I want you to realllllly pay attention to this one, because it is not only so true, but paying attention to this will pay off in spades. Whenever you come around someone who is bad for you your body will immediately start sending you messages. These messages feel like anxiety, negativity, sudden and irrational anger, sadness, and even nausea or OCD. The sensations are usually felt in the abdomen or chest areas, in the racing of the heart, and the sudden onset of headache. Some of us are so used to being around these damaging people that we have conditioned ourselves to ignore our body’s loud warning messages. YOU MUST STOP DOING THIS. Your body is trying to save you! Let it.
#14 They relate to the world from their perspective only, and when you try to enhance their perspective with your own experience, they dismiss it entirely and typically talk over you.
These people are rarely fence-sitters; they are black and white all the time and have no time or patience for dissenting opinions.

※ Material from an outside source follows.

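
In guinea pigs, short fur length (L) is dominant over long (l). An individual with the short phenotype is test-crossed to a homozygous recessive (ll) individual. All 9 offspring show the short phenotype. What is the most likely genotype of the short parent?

Test cross: ? × ll
All offspring are short.
If the unknown parent were heterozygous (Ll), about half of 9 offspring would be long; none are. The unknown parent is most likely homozygous dominant (LL).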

They see the world through their ego-eyes only, and once they make a decision about something, anything, it is pretty much set in stone. These people display narcissistic tendencies and attributes. If you dare to disagree, or dare to challenge their egocentric world view, they will quickly interrupt or talk over you, dismiss you out of hand and often, turn on you.
#15 They hijack your conversational contributions. You begin a story about this or that and then they interrupt and relate your story to something that happened to them, making it now THEIR story, and dismissing you entirely.
So, you’re in the middle of telling this person that you have a health condition when suddenly they say, “Oh, the enterovirus? Yeah, I thought I had that and it really sucked. I probably should have gone to the hospital because…” and away they go. Please hear this: these people do not care about your issues or your feelings. These people are thinking about themselves 24/7 and see only themselves in everything around them, including the conversations you are trying to have with them. So stop trying to have them.
Now that you know the signs, are you able to pick out a few people in your life right now who resemble one or more signs on this list? They don’t have to resemble all 15 signs; sometimes resembling even one is enough.
If you do know people like this, I would strongly counsel you to SERIOUSLY consider moderating your exposure to them and/or releasing them from your life entirely. Newsflash: you do not have to be subjected to the bad behavior of others, ever. Even if this person is your wife, your daughter, your dad or your best friend — you are not required to tolerate crap. If anyone in your life is presently behaving badly, or hurting you, or worst of all making you sick, it is time to do something about it NOW.